Another ridiculous event
Some of you may have read about my ankle problems a few days ago. I was concerned enough to make a doctor's appointment to make sure it wasn't serious. Strangely enough, however, I wore a brace and an arch support deal over the weekend and feel like I am back to full strength. But, there was "just enough doubt" in my mind to follow through with the doctor.
I'm should have canceled the appointment. I don't really like going to doctors and haven't been to one since I broke my finger 7 years ago and the surgeon promptly fucked up the operation.
The only doctors I'm remotely interested in are psychologists - mainly because I like the idea of getting into twisted discussions. I usually just rough it when I'm sick or adjust my diet and battle through. It's too easy to start popping pills and I've seen several relatives get sucked into "pill-box-hell."
Anyway, back to the foot doctor. First of all I felt like an idiot strolling in there without a noticeable limp, so I faked it a little as I approached the "new patient forms" on the counter. I filled it out with buyer's remorse and waited for my new doctor. And waited. And waited. And waited.
He finally got to me about an hour later, but not before I noticed a sign next to my waiting recliner. It said:
AS A COURTESY TO THIS OFFICE PLEASE REFRAIN FROM USING CELL PHONES WHILE THE DOCTOR IS IN THE ROOM WITH YOU.
Well, there are several things wrong with this sign (and yes it was in all caps) but after reading it I was quite certain I was about to meet a quack.
The first thing I did was pull out my cell phone to blatently insult "this office" (even though the doctor wasn't in it yet). I chuckled and checked my messages on my one phone. If I would have had cell "phones" I would have used them both.

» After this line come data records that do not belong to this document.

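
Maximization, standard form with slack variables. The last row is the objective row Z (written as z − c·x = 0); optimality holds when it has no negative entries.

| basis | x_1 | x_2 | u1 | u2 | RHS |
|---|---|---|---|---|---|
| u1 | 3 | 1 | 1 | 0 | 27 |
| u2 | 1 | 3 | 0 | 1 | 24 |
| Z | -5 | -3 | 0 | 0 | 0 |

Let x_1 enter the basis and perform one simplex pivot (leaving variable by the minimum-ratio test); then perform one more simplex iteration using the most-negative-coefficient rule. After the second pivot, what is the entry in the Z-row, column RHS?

105/2

Ratio test on column x_1 — row 1: 27/3 = 9; row 2: 24/1 = 24. Minimum is 9 at row 1 (u1 leaves); pivot element 3.
Divide row 1 by 3; eliminate column x_1 from the other rows.
Second iteration: most negative Z-row entry is -4/3 in column x_2, so x_2 enters.
Ratio test on column x_2 — row 1: 9/(1/3) = 27; row 2: 15/(8/3) = 45/8. Minimum is 45/8 at row 2 (u2 leaves); pivot element 8/3.
Divide row 2 by 8/3; eliminate column x_2 from the other rows.
After both pivots, the entry at the Z-row, column RHS is 105/2.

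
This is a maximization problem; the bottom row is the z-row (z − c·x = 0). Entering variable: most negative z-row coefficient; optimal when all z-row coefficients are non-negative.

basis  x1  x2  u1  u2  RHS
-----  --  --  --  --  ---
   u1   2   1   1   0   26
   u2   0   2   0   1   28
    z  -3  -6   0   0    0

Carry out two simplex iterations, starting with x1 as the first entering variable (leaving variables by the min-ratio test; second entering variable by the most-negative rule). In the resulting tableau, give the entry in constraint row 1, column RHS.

Ratio test on column x1 — row 1: 26/2 = 13; row 2: entry 0 ≤ 0. Minimum is 13 at row 1 (u1 leaves); pivot element 2.
Divide row 1 by 2; eliminate column x1 from the other rows.
Second iteration: most negative z-row entry is -9/2 in column x2, so x2 enters.
Ratio test on column x2 — row 1: 13/(1/2) = 26; row 2: 28/2 = 14. Minimum is 14 at row 2 (u2 leaves); pivot element 2.
Divide row 2 by 2; eliminate column x2 from the other rows.
After both pivots, the entry at constraint row 1, column RHS is 6.

6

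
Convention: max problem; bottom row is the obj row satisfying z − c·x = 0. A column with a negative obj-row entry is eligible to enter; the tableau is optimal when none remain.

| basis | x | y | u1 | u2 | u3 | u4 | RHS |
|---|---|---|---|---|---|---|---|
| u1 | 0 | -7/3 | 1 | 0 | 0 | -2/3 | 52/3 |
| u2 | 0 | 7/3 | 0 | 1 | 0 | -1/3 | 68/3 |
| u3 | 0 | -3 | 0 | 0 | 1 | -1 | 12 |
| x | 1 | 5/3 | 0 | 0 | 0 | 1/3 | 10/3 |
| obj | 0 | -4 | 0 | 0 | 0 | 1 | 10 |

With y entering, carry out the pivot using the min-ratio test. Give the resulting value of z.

Ratio test on column y — row 1: entry -7/3 ≤ 0; row 2: (68/3)/(7/3) = 68/7; row 3: entry -3 ≤ 0; row 4: (10/3)/(5/3) = 2. Minimum is 2 at row 4 (x leaves); pivot element 5/3.
Pivot on row 4; the obj-row RHS becomes 10 − (-4)·2 = 18.

18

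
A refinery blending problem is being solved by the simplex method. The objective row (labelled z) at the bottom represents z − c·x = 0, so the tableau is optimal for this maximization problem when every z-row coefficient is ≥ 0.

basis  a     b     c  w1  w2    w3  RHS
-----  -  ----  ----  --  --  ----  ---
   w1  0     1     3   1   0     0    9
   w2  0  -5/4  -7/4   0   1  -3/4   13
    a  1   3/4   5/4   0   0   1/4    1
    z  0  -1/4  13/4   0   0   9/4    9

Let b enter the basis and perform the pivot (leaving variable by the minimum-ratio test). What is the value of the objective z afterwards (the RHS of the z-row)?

28/3

Ratio test on column b — row 1: 9/1 = 9; row 2: entry -5/4 ≤ 0; row 3: 1/(3/4) = 4/3. Minimum is 4/3 at row 3 (a leaves); pivot element 3/4.
Pivot on row 3; the z-row RHS becomes 9 − (-1/4)·(4/3) = 28/3.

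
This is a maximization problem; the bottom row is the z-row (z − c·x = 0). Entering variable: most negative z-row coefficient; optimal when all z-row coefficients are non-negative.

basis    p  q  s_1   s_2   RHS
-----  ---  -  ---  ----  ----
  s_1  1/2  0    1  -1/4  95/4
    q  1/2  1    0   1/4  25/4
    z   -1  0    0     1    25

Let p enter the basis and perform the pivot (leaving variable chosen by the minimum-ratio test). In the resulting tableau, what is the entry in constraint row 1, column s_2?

Ratio test on column p — row 1: (95/4)/(1/2) = 95/2; row 2: (25/4)/(1/2) = 25/2. Minimum is 25/2 at row 2 (q leaves); pivot element 1/2.
Divide row 2 by 1/2; eliminate column p from the other rows.
Row 1 update in column s_2: -1/4 − (1/2)·(1/2) = -1/2.

-1/2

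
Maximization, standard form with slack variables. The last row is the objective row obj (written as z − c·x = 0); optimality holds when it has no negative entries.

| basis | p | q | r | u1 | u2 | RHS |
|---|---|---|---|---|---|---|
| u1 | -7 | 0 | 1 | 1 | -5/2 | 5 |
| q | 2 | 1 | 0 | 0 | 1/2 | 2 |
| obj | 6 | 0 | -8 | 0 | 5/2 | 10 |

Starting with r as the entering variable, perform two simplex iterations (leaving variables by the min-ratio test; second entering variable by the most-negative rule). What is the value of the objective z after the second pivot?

100

Ratio test on column r — row 1: 5/1 = 5; row 2: entry 0 ≤ 0. Minimum is 5 at row 1 (u1 leaves); pivot element 1.
Pivot on row 1; the obj-row RHS becomes 10 − (-8)·5 = 50.
Next entering variable (most negative obj-row entry -50): p.
Ratio test on column p — row 1: entry -7 ≤ 0; row 2: 2/2 = 1. Minimum is 1 at row 2 (q leaves); pivot element 2.
After the second pivot the obj-row RHS is 50 − (-50)·1 = 100.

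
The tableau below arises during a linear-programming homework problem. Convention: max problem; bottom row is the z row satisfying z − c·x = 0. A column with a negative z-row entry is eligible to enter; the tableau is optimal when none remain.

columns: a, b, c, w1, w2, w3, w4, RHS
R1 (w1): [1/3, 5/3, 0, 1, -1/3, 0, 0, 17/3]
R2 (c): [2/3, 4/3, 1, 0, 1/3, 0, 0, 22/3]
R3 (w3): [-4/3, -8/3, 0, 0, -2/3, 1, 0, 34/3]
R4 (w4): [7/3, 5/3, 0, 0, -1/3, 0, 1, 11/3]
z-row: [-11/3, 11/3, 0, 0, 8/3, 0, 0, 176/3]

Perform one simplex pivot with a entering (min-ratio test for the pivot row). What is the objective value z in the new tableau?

Ratio test on column a — row 1: (17/3)/(1/3) = 17; row 2: (22/3)/(2/3) = 11; row 3: entry -4/3 ≤ 0; row 4: (11/3)/(7/3) = 11/7. Minimum is 11/7 at row 4 (w4 leaves); pivot element 7/3.
Pivot on row 4; the z-row RHS becomes 176/3 − (-11/3)·(11/7) = 451/7.

451/7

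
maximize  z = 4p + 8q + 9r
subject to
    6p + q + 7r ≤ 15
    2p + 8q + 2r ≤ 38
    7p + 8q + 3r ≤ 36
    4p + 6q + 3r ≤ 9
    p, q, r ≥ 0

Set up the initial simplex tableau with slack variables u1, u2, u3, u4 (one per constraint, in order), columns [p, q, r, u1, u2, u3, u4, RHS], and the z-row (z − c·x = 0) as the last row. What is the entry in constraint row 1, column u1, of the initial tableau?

1

Slack u1 belongs to constraint 1; its column is the unit vector e_1, so the entry in row 1 is 1.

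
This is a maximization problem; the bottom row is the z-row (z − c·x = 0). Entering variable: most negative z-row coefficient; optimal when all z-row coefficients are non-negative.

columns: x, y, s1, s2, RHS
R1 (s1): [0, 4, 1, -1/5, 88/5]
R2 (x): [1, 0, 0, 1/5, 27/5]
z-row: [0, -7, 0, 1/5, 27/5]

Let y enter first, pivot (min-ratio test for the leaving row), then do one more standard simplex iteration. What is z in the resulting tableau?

Ratio test on column y — row 1: (88/5)/4 = 22/5; row 2: entry 0 ≤ 0. Minimum is 22/5 at row 1 (s1 leaves); pivot element 4.
Pivot on row 1; the z-row RHS becomes 27/5 − (-7)·(22/5) = 181/5.
Next entering variable (most negative z-row entry -3/20): s2.
Ratio test on column s2 — row 1: entry -1/20 ≤ 0; row 2: (27/5)/(1/5) = 27. Minimum is 27 at row 2 (x leaves); pivot element 1/5.
After the second pivot the z-row RHS is 181/5 − (-3/20)·27 = 161/4.

161/4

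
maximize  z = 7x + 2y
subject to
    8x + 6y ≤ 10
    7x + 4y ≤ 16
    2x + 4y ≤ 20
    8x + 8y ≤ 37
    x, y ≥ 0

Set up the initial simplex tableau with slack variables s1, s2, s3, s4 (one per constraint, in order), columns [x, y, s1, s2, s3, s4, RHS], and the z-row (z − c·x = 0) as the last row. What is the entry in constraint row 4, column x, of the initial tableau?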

My instincts were correct. The doc seemed like a nice enough man, but he was so obviously bitter that I found it comical. On more than one occasion he started ranting against his competitors and other doctors only to recoil and say, "I don't mean to talk badly about them, it's just that, oh, we won't get into it." What made it even more ridiculous was that he was trying to sell me $400 arch supports and felt compelled to talk me out of shopping around with "unethical" doctors who habitually recommend surgery (sometimes even scheduling appointment without your permission).
Well, needless to say, after about 15 minutes of his squabbling, I excused myself and suggested I'd "think about" the orthopedics.
Seriously, what is this life all about? I have got to find a new hobby.